И мебель, и стоящие на столе предметы в «Троице» Ушакова также проработаны гораздо более тщательно и детально, чем у Рублева. Ножки стола и стульев, на которых сидят ангелы, изящно украшены резьбой и цветочными мотивами.

При этом белоснежная скатерть, собранная в отбрасывающие тени реалистичные складки, покрывает стол, на котором стоят различные богато украшенные золотые и серебряные сосуды. Создается впечатление, что Ушаков рад был возможности запечатлеть самые разные текстуры и бликующие металлические поверхности и тем самым продемонстрировать свое художественное мастерство.

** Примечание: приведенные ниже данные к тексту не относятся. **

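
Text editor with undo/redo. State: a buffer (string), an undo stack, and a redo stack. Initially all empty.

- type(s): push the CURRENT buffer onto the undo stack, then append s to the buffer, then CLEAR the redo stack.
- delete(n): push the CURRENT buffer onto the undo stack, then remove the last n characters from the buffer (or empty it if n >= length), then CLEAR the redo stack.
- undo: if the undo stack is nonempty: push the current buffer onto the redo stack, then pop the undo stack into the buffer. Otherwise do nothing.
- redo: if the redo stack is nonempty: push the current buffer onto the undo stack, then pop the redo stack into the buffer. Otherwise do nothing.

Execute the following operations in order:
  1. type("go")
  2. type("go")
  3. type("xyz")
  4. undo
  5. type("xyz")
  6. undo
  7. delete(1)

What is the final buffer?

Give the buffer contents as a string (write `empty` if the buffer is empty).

After op 1 (type): buf='go' undo_depth=1 redo_depth=0
After op 2 (type): buf='gogo' undo_depth=2 redo_depth=0
After op 3 (type): buf='gogoxyz' undo_depth=3 redo_depth=0
After op 4 (undo): buf='gogo' undo_depth=2 redo_depth=1
After op 5 (type): buf='gogoxyz' undo_depth=3 redo_depth=0
After op 6 (undo): buf='gogo' undo_depth=2 redo_depth=1
After op 7 (delete): buf='gog' undo_depth=3 redo_depth=0

Answer: gog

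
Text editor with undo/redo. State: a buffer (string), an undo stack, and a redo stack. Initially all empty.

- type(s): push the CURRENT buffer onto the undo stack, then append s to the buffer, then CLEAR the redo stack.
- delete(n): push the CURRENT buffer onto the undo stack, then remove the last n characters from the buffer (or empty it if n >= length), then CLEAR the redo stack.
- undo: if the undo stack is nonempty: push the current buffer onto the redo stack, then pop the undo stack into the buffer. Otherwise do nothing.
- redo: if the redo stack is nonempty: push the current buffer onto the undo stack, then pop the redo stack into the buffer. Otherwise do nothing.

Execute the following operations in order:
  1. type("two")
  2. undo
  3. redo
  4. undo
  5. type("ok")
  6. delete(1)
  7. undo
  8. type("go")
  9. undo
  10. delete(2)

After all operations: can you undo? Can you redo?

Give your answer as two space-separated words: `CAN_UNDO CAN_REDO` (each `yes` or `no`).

Answer: yes no

Derivation:
After op 1 (type): buf='two' undo_depth=1 redo_depth=0
After op 2 (undo): buf='(empty)' undo_depth=0 redo_depth=1
After op 3 (redo): buf='two' undo_depth=1 redo_depth=0
After op 4 (undo): buf='(empty)' undo_depth=0 redo_depth=1
After op 5 (type): buf='ok' undo_depth=1 redo_depth=0
After op 6 (delete): buf='o' undo_depth=2 redo_depth=0
After op 7 (undo): buf='ok' undo_depth=1 redo_depth=1
After op 8 (type): buf='okgo' undo_depth=2 redo_depth=0
After op 9 (undo): buf='ok' undo_depth=1 redo_depth=1
After op 10 (delete): buf='(empty)' undo_depth=2 redo_depth=0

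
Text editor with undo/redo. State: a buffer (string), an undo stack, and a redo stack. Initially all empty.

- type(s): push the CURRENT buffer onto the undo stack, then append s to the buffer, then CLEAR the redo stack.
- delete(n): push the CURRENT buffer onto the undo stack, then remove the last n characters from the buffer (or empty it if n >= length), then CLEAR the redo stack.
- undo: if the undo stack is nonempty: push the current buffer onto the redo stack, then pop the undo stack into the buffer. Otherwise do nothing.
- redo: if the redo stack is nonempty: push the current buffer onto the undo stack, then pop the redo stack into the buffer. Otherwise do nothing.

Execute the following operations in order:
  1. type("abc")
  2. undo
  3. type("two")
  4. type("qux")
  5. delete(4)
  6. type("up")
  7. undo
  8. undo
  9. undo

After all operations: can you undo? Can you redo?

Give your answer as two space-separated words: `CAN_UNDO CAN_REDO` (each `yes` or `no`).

Answer: yes yes

Derivation:
After op 1 (type): buf='abc' undo_depth=1 redo_depth=0
After op 2 (undo): buf='(empty)' undo_depth=0 redo_depth=1
After op 3 (type): buf='two' undo_depth=1 redo_depth=0
After op 4 (type): buf='twoqux' undo_depth=2 redo_depth=0
After op 5 (delete): buf='tw' undo_depth=3 redo_depth=0
After op 6 (type): buf='twup' undo_depth=4 redo_depth=0
After op 7 (undo): buf='tw' undo_depth=3 redo_depth=1
After op 8 (undo): buf='twoqux' undo_depth=2 redo_depth=2
After op 9 (undo): buf='two' undo_depth=1 redo_depth=3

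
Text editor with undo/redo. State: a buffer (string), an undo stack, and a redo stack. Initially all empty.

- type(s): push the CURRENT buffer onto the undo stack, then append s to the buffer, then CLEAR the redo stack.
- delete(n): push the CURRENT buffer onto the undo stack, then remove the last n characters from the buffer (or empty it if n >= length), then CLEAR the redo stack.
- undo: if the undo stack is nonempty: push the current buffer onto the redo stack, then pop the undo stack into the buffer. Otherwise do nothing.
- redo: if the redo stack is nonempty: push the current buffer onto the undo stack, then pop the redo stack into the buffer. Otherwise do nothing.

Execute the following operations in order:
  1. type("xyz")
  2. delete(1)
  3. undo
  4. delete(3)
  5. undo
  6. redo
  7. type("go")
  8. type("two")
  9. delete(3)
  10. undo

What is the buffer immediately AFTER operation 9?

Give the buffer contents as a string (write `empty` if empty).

Answer: go

Derivation:
After op 1 (type): buf='xyz' undo_depth=1 redo_depth=0
After op 2 (delete): buf='xy' undo_depth=2 redo_depth=0
After op 3 (undo): buf='xyz' undo_depth=1 redo_depth=1
After op 4 (delete): buf='(empty)' undo_depth=2 redo_depth=0
After op 5 (undo): buf='xyz' undo_depth=1 redo_depth=1
After op 6 (redo): buf='(empty)' undo_depth=2 redo_depth=0
After op 7 (type): buf='go' undo_depth=3 redo_depth=0
After op 8 (type): buf='gotwo' undo_depth=4 redo_depth=0
After op 9 (delete): buf='go' undo_depth=5 redo_depth=0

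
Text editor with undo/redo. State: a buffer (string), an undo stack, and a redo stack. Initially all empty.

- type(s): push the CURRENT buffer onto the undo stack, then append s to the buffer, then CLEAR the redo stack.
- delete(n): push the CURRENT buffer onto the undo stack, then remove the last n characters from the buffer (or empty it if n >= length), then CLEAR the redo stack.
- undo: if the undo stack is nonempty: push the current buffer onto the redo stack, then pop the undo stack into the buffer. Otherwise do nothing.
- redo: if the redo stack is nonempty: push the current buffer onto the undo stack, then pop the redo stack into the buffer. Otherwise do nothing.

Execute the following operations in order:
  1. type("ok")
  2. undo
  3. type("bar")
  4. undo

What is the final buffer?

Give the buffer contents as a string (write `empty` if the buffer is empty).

Answer: empty

Derivation:
After op 1 (type): buf='ok' undo_depth=1 redo_depth=0
After op 2 (undo): buf='(empty)' undo_depth=0 redo_depth=1
After op 3 (type): buf='bar' undo_depth=1 redo_depth=0
After op 4 (undo): buf='(empty)' undo_depth=0 redo_depth=1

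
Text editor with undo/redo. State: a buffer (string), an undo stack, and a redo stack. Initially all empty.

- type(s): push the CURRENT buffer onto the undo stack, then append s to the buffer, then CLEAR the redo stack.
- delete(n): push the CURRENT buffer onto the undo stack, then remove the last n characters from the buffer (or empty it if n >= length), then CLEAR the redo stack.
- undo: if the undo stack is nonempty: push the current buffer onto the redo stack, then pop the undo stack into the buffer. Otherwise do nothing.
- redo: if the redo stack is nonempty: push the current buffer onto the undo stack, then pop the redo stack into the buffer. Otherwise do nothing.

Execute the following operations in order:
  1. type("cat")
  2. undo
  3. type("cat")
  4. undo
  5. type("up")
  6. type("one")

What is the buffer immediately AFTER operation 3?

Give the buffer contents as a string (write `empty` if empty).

After op 1 (type): buf='cat' undo_depth=1 redo_depth=0
After op 2 (undo): buf='(empty)' undo_depth=0 redo_depth=1
After op 3 (type): buf='cat' undo_depth=1 redo_depth=0

Answer: cat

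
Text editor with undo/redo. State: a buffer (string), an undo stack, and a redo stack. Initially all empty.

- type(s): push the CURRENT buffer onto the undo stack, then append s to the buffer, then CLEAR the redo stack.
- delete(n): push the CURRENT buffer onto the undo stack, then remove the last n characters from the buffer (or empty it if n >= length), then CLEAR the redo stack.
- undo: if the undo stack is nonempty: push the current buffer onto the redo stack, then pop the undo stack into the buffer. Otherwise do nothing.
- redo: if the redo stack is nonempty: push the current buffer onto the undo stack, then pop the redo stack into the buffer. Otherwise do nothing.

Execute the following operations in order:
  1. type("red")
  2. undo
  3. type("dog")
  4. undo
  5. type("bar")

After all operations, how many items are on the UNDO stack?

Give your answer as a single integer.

After op 1 (type): buf='red' undo_depth=1 redo_depth=0
After op 2 (undo): buf='(empty)' undo_depth=0 redo_depth=1
After op 3 (type): buf='dog' undo_depth=1 redo_depth=0
After op 4 (undo): buf='(empty)' undo_depth=0 redo_depth=1
After op 5 (type): buf='bar' undo_depth=1 redo_depth=0

Answer: 1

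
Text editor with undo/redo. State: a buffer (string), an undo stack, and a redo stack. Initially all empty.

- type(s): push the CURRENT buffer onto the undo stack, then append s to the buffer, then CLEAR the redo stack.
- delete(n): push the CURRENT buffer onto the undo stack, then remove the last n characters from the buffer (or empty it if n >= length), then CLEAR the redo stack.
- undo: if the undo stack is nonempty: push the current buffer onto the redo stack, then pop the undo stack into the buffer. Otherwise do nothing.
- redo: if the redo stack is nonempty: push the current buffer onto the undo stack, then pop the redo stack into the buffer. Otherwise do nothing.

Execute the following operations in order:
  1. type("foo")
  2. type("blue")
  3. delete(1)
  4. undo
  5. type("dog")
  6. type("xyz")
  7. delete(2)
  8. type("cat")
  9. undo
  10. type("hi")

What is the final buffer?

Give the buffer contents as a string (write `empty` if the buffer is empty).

After op 1 (type): buf='foo' undo_depth=1 redo_depth=0
After op 2 (type): buf='fooblue' undo_depth=2 redo_depth=0
After op 3 (delete): buf='fooblu' undo_depth=3 redo_depth=0
After op 4 (undo): buf='fooblue' undo_depth=2 redo_depth=1
After op 5 (type): buf='foobluedog' undo_depth=3 redo_depth=0
After op 6 (type): buf='foobluedogxyz' undo_depth=4 redo_depth=0
After op 7 (delete): buf='foobluedogx' undo_depth=5 redo_depth=0
After op 8 (type): buf='foobluedogxcat' undo_depth=6 redo_depth=0
After op 9 (undo): buf='foobluedogx' undo_depth=5 redo_depth=1
After op 10 (type): buf='foobluedogxhi' undo_depth=6 redo_depth=0

Answer: foobluedogxhi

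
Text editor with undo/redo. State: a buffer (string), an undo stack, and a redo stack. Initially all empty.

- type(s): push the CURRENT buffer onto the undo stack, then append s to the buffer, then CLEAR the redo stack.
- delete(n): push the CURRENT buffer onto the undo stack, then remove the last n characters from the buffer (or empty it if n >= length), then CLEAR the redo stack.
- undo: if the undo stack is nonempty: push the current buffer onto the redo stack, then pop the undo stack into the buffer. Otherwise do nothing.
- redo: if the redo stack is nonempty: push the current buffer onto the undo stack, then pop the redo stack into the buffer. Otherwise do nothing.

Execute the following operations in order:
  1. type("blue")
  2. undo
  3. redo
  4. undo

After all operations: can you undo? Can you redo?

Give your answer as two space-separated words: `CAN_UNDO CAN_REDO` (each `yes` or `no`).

After op 1 (type): buf='blue' undo_depth=1 redo_depth=0
After op 2 (undo): buf='(empty)' undo_depth=0 redo_depth=1
After op 3 (redo): buf='blue' undo_depth=1 redo_depth=0
After op 4 (undo): buf='(empty)' undo_depth=0 redo_depth=1

Answer: no yes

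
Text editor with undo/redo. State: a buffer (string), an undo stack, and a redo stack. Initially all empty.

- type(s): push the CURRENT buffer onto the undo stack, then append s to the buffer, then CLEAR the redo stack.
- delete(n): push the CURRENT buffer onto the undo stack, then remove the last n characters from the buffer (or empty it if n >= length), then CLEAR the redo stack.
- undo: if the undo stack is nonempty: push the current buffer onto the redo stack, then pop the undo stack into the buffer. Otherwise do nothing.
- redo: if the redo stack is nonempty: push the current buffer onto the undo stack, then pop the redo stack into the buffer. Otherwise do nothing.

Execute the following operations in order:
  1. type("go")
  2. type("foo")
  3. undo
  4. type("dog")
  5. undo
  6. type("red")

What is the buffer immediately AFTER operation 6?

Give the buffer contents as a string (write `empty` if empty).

Answer: gored

Derivation:
After op 1 (type): buf='go' undo_depth=1 redo_depth=0
After op 2 (type): buf='gofoo' undo_depth=2 redo_depth=0
After op 3 (undo): buf='go' undo_depth=1 redo_depth=1
After op 4 (type): buf='godog' undo_depth=2 redo_depth=0
After op 5 (undo): buf='go' undo_depth=1 redo_depth=1
After op 6 (type): buf='gored' undo_depth=2 redo_depth=0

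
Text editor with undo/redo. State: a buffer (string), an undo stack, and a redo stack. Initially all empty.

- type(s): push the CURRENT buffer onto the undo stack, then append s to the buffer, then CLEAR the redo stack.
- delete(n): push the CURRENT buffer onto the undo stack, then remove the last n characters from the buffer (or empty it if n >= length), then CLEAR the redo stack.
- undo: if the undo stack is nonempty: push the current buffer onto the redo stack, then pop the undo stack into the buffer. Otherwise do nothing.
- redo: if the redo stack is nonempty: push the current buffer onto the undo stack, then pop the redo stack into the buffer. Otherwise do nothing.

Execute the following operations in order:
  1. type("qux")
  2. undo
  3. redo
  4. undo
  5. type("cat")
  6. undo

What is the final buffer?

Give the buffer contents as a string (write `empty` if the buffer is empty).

After op 1 (type): buf='qux' undo_depth=1 redo_depth=0
After op 2 (undo): buf='(empty)' undo_depth=0 redo_depth=1
After op 3 (redo): buf='qux' undo_depth=1 redo_depth=0
After op 4 (undo): buf='(empty)' undo_depth=0 redo_depth=1
After op 5 (type): buf='cat' undo_depth=1 redo_depth=0
After op 6 (undo): buf='(empty)' undo_depth=0 redo_depth=1

Answer: empty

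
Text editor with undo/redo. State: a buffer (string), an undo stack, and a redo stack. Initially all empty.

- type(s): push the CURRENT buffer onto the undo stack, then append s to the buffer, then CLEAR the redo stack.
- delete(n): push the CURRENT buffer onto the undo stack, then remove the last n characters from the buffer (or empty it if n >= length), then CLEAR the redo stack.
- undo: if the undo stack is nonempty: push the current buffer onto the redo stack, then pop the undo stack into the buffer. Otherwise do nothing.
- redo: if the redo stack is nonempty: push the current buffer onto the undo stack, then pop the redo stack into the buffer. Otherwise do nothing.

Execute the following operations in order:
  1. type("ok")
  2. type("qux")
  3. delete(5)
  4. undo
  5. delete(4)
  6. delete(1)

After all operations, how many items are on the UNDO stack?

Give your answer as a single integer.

After op 1 (type): buf='ok' undo_depth=1 redo_depth=0
After op 2 (type): buf='okqux' undo_depth=2 redo_depth=0
After op 3 (delete): buf='(empty)' undo_depth=3 redo_depth=0
After op 4 (undo): buf='okqux' undo_depth=2 redo_depth=1
After op 5 (delete): buf='o' undo_depth=3 redo_depth=0
After op 6 (delete): buf='(empty)' undo_depth=4 redo_depth=0

Answer: 4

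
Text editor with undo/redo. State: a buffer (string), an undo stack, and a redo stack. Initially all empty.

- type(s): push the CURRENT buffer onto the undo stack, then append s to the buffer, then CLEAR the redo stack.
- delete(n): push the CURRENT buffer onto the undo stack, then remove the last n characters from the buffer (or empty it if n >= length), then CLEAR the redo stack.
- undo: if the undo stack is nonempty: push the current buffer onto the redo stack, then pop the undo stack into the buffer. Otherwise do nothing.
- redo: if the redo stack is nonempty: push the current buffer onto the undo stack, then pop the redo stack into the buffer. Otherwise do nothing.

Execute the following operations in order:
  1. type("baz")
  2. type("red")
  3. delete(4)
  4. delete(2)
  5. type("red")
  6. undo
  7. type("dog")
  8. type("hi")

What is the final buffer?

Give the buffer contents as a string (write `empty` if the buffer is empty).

Answer: doghi

Derivation:
After op 1 (type): buf='baz' undo_depth=1 redo_depth=0
After op 2 (type): buf='bazred' undo_depth=2 redo_depth=0
After op 3 (delete): buf='ba' undo_depth=3 redo_depth=0
After op 4 (delete): buf='(empty)' undo_depth=4 redo_depth=0
After op 5 (type): buf='red' undo_depth=5 redo_depth=0
After op 6 (undo): buf='(empty)' undo_depth=4 redo_depth=1
After op 7 (type): buf='dog' undo_depth=5 redo_depth=0
After op 8 (type): buf='doghi' undo_depth=6 redo_depth=0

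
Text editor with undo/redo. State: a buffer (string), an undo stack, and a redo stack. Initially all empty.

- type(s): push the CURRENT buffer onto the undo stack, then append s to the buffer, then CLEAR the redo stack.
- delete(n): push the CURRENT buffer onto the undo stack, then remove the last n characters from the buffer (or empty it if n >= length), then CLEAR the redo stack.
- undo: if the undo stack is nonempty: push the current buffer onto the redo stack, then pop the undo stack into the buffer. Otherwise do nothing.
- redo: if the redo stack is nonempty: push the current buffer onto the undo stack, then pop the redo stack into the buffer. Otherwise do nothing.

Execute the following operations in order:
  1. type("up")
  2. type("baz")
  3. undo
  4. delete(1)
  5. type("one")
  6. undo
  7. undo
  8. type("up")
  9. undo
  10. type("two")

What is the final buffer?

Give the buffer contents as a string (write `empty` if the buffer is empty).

Answer: uptwo

Derivation:
After op 1 (type): buf='up' undo_depth=1 redo_depth=0
After op 2 (type): buf='upbaz' undo_depth=2 redo_depth=0
After op 3 (undo): buf='up' undo_depth=1 redo_depth=1
After op 4 (delete): buf='u' undo_depth=2 redo_depth=0
After op 5 (type): buf='uone' undo_depth=3 redo_depth=0
After op 6 (undo): buf='u' undo_depth=2 redo_depth=1
After op 7 (undo): buf='up' undo_depth=1 redo_depth=2
After op 8 (type): buf='upup' undo_depth=2 redo_depth=0
After op 9 (undo): buf='up' undo_depth=1 redo_depth=1
After op 10 (type): buf='uptwo' undo_depth=2 redo_depth=0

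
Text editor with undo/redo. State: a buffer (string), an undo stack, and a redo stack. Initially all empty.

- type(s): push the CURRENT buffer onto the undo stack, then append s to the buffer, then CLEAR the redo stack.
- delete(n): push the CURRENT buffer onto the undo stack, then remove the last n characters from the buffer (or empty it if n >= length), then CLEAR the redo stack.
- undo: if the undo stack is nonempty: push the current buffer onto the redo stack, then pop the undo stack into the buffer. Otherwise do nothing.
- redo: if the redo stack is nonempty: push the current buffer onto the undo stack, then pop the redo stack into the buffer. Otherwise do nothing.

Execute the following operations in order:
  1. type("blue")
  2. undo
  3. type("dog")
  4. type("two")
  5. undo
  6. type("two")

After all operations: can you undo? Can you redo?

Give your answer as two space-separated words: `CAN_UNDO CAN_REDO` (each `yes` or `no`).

Answer: yes no

Derivation:
After op 1 (type): buf='blue' undo_depth=1 redo_depth=0
After op 2 (undo): buf='(empty)' undo_depth=0 redo_depth=1
After op 3 (type): buf='dog' undo_depth=1 redo_depth=0
After op 4 (type): buf='dogtwo' undo_depth=2 redo_depth=0
After op 5 (undo): buf='dog' undo_depth=1 redo_depth=1
After op 6 (type): buf='dogtwo' undo_depth=2 redo_depth=0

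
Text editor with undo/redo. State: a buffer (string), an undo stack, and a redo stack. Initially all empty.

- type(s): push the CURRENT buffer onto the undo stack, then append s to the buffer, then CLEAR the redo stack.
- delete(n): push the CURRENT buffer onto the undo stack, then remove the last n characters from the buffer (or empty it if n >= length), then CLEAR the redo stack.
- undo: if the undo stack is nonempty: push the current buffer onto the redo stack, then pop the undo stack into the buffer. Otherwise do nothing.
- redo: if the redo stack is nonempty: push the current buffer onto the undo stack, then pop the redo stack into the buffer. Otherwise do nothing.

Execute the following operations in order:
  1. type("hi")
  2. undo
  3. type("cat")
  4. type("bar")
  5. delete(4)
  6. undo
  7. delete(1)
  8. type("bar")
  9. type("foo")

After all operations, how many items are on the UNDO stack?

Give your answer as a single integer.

After op 1 (type): buf='hi' undo_depth=1 redo_depth=0
After op 2 (undo): buf='(empty)' undo_depth=0 redo_depth=1
After op 3 (type): buf='cat' undo_depth=1 redo_depth=0
After op 4 (type): buf='catbar' undo_depth=2 redo_depth=0
After op 5 (delete): buf='ca' undo_depth=3 redo_depth=0
After op 6 (undo): buf='catbar' undo_depth=2 redo_depth=1
After op 7 (delete): buf='catba' undo_depth=3 redo_depth=0
After op 8 (type): buf='catbabar' undo_depth=4 redo_depth=0
After op 9 (type): buf='catbabarfoo' undo_depth=5 redo_depth=0

Answer: 5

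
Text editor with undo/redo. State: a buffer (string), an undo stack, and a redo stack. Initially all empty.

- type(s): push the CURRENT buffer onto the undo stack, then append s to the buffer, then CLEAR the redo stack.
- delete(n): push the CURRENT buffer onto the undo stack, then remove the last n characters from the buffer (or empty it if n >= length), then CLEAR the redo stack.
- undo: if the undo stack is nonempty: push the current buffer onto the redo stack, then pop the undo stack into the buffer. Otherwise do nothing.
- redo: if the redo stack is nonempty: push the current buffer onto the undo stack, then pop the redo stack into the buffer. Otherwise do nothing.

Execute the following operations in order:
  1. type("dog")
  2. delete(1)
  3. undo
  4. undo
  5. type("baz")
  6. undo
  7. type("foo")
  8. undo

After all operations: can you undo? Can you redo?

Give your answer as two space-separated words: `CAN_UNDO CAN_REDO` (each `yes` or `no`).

Answer: no yes

Derivation:
After op 1 (type): buf='dog' undo_depth=1 redo_depth=0
After op 2 (delete): buf='do' undo_depth=2 redo_depth=0
After op 3 (undo): buf='dog' undo_depth=1 redo_depth=1
After op 4 (undo): buf='(empty)' undo_depth=0 redo_depth=2
After op 5 (type): buf='baz' undo_depth=1 redo_depth=0
After op 6 (undo): buf='(empty)' undo_depth=0 redo_depth=1
After op 7 (type): buf='foo' undo_depth=1 redo_depth=0
After op 8 (undo): buf='(empty)' undo_depth=0 redo_depth=1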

Даже в выборе фоновых мотивов Ушаков радикально отходит от средневекового образца и вместо скромного здания в верхнем левом углу, как у Рублева, помещает там импозантную классическую триумфальную арку с колоннами коринфского ордера. Сквозь арку просматривается еще одно сооружение греко-римского типа, напоминающее римскую католическую базилику, увенчанную сияющим золотым куполом. Этот архитектурный ансамбль не только вводит в изображение перспективное отдаление и глубину, на которые нет и намека в иконе Рублева, но также служит обрамляющим элементом для центральной сцены, расположенной на первом плане, выделению которой способствует и стратегическое решение о включении в композицию с противоположной, правой стороны крупного дерева, которое рифмуется с архитектурными мотивами и дополняет их. Такие шаблонные методы обрамления часто встречаются у европейских художников эпохи барокко, например у Николя Пуссена (1594–1665) и Клода Лоррена (1600–1682), непосредственных современников Ушакова. Члены царской семьи, а также русские аристократы с жадностью скупали поэтические пейзажи этих мастеров для своих коллекций на протяжении всей эпохи Просвещения. Несмотря на то что Ушаков скопировал композицию Рублева, изобразив трех ангелов, сидящих вокруг стола, роскошные детали и новаторские изобразительные приемы, которые он вводит в свой вариант «Троицы», с очевидностью говорят о его знакомстве со стилями итальянского ренессанса и барокко, которым он несомненно подражал. Неудивительно, что некоторые представители консервативно настроенного духовенства, в том числе протопоп Аввакум, осуждали его за излишнее насаждение западных норм и идеалов, за «неподобные образы» «толстоты плотской» [Аввакум 1934: 209–214].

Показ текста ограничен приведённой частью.